# Playing with Ruby

Ruby is a wonderful programming language, and when I say wonderful I mean that basically it just makes you happy. As a Java programmer, there are so many things that I need to check and be careful about, and Ruby just makes it easier for you, taking care of you, and if I have one more glass of wine I might get carried away and say that it almost spoils you, makes you lazy – cause now when I have to implement an algorithm, I’d rather do it in Ruby rather than Java, or even PHP, which is still easier, but with all the ugly \$-signs (yes, I am lazy when it comes to hold the shift key and press ‘4’, who’s the dumb-a\$\$ that came up with that stupid idea anyways, ha ?)
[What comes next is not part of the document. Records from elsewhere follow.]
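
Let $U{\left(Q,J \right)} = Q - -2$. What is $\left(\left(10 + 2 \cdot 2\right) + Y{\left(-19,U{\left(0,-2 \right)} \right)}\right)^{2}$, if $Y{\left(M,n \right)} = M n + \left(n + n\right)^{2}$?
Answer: $64$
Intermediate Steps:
$U{\left(Q,J \right)} = 2 + Q$ ($U{\left(Q,J \right)} = Q + 2 = 2 + Q$)
$Y{\left(M,n \right)} = 4 n^{2} + M n$ ($Y{\left(M,n \right)} = M n + \left(2 n\right)^{2} = M n + 4 n^{2} = 4 n^{2} + M n$)
$\left(\left(10 + 2 \cdot 2\right) + Y{\left(-19,U{\left(0,-2 \right)} \right)}\right)^{2} = \left(\left(10 + 2 \cdot 2\right) + \left(2 + 0\right) \left(-19 + 4 \left(2 + 0\right)\right)\right)^{2} = \left(\left(10 + 4\right) + 2 \left(-19 + 4 \cdot 2\right)\right)^{2} = \left(14 + 2 \left(-19 + 8\right)\right)^{2} = \left(14 + 2 \left(-11\right)\right)^{2} = \left(14 - 22\right)^{2} = \left(-8\right)^{2} = 64$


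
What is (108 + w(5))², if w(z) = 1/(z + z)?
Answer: 1168561/100 ≈ 11686.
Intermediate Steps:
w(z) = 1/(2*z)
(108 + w(5))² = (108 + (½)/5)² = (108 + (½)*(⅕))² = (108 + ⅒)² = (1081/10)² = 1168561/100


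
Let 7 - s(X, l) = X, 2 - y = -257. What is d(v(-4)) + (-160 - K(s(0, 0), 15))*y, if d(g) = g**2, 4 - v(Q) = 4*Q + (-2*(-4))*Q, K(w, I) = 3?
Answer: -39513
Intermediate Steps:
y = 259 (y = 2 - 1*(-257) = 2 + 257 = 259)
s(X, l) = 7 - X
v(Q) = 4 - 12*Q (v(Q) = 4 - (4*Q + (-2*(-4))*Q) = 4 - (4*Q + 8*Q) = 4 - 12*Q)
d(v(-4)) + (-160 - K(s(0, 0), 15))*y = (4 - 12*(-4))**2 + (-160 - 1*3)*259 = (4 + 48)**2 + (-160 - 3)*259 = 52**2 - 163*259 = 2704 - 42217 = -39513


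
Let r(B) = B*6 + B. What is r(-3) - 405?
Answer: -426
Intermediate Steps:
r(B) = 7*B (r(B) = 6*B + B = 7*B)
r(-3) - 405 = 7*(-3) - 405 = -21 - 405 = -426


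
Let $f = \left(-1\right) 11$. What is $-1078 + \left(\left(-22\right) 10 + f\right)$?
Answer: $-1309$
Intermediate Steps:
$f = -11$
$-1078 + \left(\left(-22\right) 10 + f\right) = -1078 - 231 = -1309$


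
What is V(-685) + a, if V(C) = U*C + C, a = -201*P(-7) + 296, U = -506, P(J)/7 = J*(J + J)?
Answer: 208335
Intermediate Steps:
P(J) = 14*J² (P(J) = 7*(J*(J + J)) = 7*(J*(2*J)) = 7*(2*J²) = 14*J²)
a = -137590 (a = -2814*(-7)² + 296 = -2814*49 + 296 = -201*686 + 296 = -137886 + 296 = -137590)
V(C) = -505*C (V(C) = -506*C + C = -505*C)
V(-685) + a = -505*(-685) - 137590 = 345925 - 137590 = 208335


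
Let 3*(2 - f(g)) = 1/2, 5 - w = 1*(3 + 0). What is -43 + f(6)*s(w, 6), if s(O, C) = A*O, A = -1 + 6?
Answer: -74/3 ≈ -24.667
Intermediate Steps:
w = 2 (w = 5 - (3 + 0) = 5 - 3 = 2)
A = 5
f(g) = 11/6 (f(g) = 2 - ⅓/2 = 2 - ⅓*½ = 2 - ⅙ = 11/6)
s(O, C) = 5*O
-43 + f(6)*s(w, 6) = -43 + 11*(5*2)/6 = -43 + (11/6)*10 = -43 + 55/3 = -74/3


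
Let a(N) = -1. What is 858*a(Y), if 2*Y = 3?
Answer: -858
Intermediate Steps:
Y = 3/2 (Y = (1/2)*3 = 3/2 ≈ 1.5000)
858*a(Y) = 858*(-1) = -858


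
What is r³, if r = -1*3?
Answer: -27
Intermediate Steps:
r = -3
r³ = (-3)³ = -27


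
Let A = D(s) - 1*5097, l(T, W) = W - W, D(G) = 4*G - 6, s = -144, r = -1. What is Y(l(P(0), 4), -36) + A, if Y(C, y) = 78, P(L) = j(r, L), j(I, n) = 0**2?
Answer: -5601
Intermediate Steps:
j(I, n) = 0
D(G) = -6 + 4*G
P(L) = 0
l(T, W) = 0
A = -5679 (A = (-6 + 4*(-144)) - 1*5097 = (-6 - 576) - 5097 = -582 - 5097 = -5679)
Y(l(P(0), 4), -36) + A = 78 - 5679 = -5601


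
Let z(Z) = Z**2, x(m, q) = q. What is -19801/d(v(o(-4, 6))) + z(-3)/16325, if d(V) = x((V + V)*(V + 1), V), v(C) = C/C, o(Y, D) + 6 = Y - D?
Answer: -323251316/16325 ≈ -19801.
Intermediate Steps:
o(Y, D) = -6 + Y - D (o(Y, D) = -6 + (Y - D) = -6 + Y - D)
v(C) = 1
d(V) = V
-19801/d(v(o(-4, 6))) + z(-3)/16325 = -19801/1 + (-3)**2/16325 = -19801*1 + 9*(1/16325) = -19801 + 9/16325 = -323251316/16325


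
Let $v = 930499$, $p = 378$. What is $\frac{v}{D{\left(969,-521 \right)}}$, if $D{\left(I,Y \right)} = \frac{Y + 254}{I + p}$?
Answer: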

One of the things I first do when starting to learn a programming language is implementing a few basic stuff, for example, the famous Tower of Hanoi:

```def hanoi(disc, src, hlp, dst)
if disc > 0
hanoi(disc-1, src, dst, hlp)
puts "moving disc #{disc} from #{src} to #{dst}"
hanoi(disc-1, hlp, src, dst)
end
end

hanoi(3, 'src', 'hlp', 'dst')
```

It’s so beautiful to define factorial in one line:

```def fact(n) (1..n).inject{|r,i| r*i } end
```

And then I usually continue to merge-sort:

```# sorting the array from _start index to the _end index
# using merge sort
def mergesort(arr)

# stop condition
return arr if arr.count == 0 || arr.count == 1
# split the range
mid = arr.count/2

# sort recursively both parts
arr1 = mergesort(arr[0, mid])
arr2 = mergesort(arr[mid, arr.count-mid])

# and merge
merged = []
max_i, max_j = [arr1.count, arr2.count]
i = j = 0
while i < max_i && j < max_j
if arr1[i] <= arr2[j]
merged << arr1[i]
i += 1
else
merged << arr2[j]
j += 1
end
end

# continue copying the rest:
while i < max_i
merged << arr1[i]
i += 1
end
while j < max_j
merged << arr2[j]
j += 1
end

# return
merged
end

arr = [2,3,4,5,6,1,7]
puts mergesort(arr)
```

and if we didn’t have enough, let’s implement quicksort as well:

```def quick(arr)
return [] if (arr.size == 0)
pivot = arr.pop
left = Array.new
right = Array.new
arr.each { |i|
if i < pivot
left << i
else
right << i
end
}
return quick(left) + [pivot] + quick(right)
end

a = [5,3,9,8,7,2,4,1,6,5]
p quick(a)

```

The downside of coding in an unfamiliar language is that your’e still captured in patterns that are perfect for other programming languages, only that in this one – you can do things in a more elegant & efficient way.